Everyone I’ve brought into my space (and soon needing more space) was added with that need to support and nurture our community before every value.
When expanding to the larger space, I had some extreme lapses in leadership. I didn’t realize it was happening, but it turns out no one will tell you you’re being a bad leader. You have to realize it after the fact you’ve let people down. After losing someone I really enjoyed being around and seeing grow then having to let go somebody that lost themselves to their addiction, it was time for a rebuilding.
After a lot of reflection and an exorbitant amount of binging every book, podcast, class or coaching opportunity in areas of marketing, mentorship, leadership, inspiration and business building I could jam into my schedule, I felt like I was finally ready for our Renaissance. Our rebuild meant going back to my roots. The roots of me being towards the end of school and no clue what I was doing, in desperate search of a mentor and finding that perfect mentor that have me such a strong start. I was now meant to be that mentor and give back to the industry that’s given me so much. With more booths open to full in the salon, I decided it was time to reestablish as a hybrid Commission/Booth rent/Suite salon to best serve the entire industry.

As you know, we’re big fans of you and your work. For our readers who might not be as familiar what can you tell them about what you do?

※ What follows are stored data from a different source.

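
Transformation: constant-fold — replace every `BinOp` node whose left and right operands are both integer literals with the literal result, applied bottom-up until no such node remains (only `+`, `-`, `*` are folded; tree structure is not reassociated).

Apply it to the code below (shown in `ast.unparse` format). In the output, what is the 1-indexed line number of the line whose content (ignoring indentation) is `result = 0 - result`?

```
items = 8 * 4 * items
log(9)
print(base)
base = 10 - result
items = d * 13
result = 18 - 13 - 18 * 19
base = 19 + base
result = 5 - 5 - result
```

8

Transformed code:
items = 32 * items
log(9)
print(base)
base = 10 - result
items = d * 13
result = -337
base = 19 + base
result = 0 - result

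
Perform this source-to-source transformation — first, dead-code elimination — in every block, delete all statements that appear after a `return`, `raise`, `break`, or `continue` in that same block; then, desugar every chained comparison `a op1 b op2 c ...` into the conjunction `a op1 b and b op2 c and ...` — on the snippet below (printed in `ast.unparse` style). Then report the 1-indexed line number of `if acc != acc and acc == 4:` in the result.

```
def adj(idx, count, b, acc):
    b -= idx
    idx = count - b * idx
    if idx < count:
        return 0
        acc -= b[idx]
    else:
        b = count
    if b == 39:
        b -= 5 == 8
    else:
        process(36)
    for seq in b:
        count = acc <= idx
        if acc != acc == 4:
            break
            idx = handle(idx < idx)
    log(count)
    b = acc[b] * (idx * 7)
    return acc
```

14

Transformed code:
def adj(idx, count, b, acc):
    b -= idx
    idx = count - b * idx
    if idx < count:
        return 0
    else:
        b = count
    if b == 39:
        b -= 5 == 8
    else:
        process(36)
    for seq in b:
        count = acc <= idx
        if acc != acc and acc == 4:
            break
    log(count)
    b = acc[b] * (idx * 7)
    return acc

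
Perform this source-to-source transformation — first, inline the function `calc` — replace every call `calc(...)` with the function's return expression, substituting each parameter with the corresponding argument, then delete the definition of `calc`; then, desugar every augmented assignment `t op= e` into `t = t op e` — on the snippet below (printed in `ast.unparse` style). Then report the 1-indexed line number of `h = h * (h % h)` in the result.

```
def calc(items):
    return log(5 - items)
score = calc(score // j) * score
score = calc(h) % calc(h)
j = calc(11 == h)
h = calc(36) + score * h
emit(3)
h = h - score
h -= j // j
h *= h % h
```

Transformed code:
score = log(5 - score // j) * score
score = log(5 - h) % log(5 - h)
j = log(5 - (11 == h))
h = log(5 - 36) + score * h
emit(3)
h = h - score
h = h - j // j
h = h * (h % h)

8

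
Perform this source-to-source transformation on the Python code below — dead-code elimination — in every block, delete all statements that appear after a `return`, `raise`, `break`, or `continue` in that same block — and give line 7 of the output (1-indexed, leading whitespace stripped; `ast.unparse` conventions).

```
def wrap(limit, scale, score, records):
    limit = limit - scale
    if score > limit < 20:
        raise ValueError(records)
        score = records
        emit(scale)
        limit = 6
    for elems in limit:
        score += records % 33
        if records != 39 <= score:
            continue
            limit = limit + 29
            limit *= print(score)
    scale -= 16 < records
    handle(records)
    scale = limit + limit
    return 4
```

Transformed code:
def wrap(limit, scale, score, records):
    limit = limit - scale
    if score > limit < 20:
        raise ValueError(records)
    for elems in limit:
        score += records % 33
        if records != 39 <= score:
            continue
    scale -= 16 < records
    handle(records)
    scale = limit + limit
    return 4

if records != 39 <= score:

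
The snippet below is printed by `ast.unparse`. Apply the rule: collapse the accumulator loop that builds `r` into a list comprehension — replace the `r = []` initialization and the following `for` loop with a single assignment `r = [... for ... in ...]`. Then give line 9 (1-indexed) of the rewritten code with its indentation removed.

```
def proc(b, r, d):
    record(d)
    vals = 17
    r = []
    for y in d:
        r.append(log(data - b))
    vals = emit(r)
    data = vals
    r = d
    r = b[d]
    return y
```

Transformed code:
def proc(b, r, d):
    record(d)
    vals = 17
    r = [log(data - b) for y in d]
    vals = emit(r)
    data = vals
    r = d
    r = b[d]
    return y

return y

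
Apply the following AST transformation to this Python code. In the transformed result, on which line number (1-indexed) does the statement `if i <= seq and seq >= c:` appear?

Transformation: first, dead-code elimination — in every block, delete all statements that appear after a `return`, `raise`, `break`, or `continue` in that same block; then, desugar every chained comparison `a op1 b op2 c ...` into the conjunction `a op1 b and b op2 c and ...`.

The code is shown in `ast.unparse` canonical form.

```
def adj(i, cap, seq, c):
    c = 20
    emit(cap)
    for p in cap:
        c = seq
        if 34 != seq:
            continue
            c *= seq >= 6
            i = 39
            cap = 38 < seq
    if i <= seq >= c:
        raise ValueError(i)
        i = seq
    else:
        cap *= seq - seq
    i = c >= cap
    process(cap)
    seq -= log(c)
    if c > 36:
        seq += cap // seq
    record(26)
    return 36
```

Transformed code:
def adj(i, cap, seq, c):
    c = 20
    emit(cap)
    for p in cap:
        c = seq
        if 34 != seq:
            continue
    if i <= seq and seq >= c:
        raise ValueError(i)
    else:
        cap *= seq - seq
    i = c >= cap
    process(cap)
    seq -= log(c)
    if c > 36:
        seq += cap // seq
    record(26)
    return 36

8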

If you asked me a couple years ago what I specialize in, I’d probably say vivid color makeovers. The thing I specialize in truly is our mission. “Create an inclusive, eco minded, community-uplifting collective of personal care practitioners through nurturing an atmosphere that prioritizes supporting each other. We are partners, not gatekeepers. We are inspired by each other, not jealous. I’m most proud of my team when I catch them helping each other and that’s daily. Weather they are picking up a blow-dryer to help save some time and energy or offering to shampoo when they know someone may need a snack break, we always prioritize helping each other to try and break the stressful, unhealthy patterns of salons before us.

What does success mean to you?
Success means my team is safe. They know the bills are paid, the backbar, snacks, and beverages are stocked to the best of my abilities, their paychecks will cash, their concerns will be heard with eager listening ears, and that I prioritize their growth. I don’t want them to be in precarious and insecure situations both emotionally and financially that I have been in previously. Their success is my success.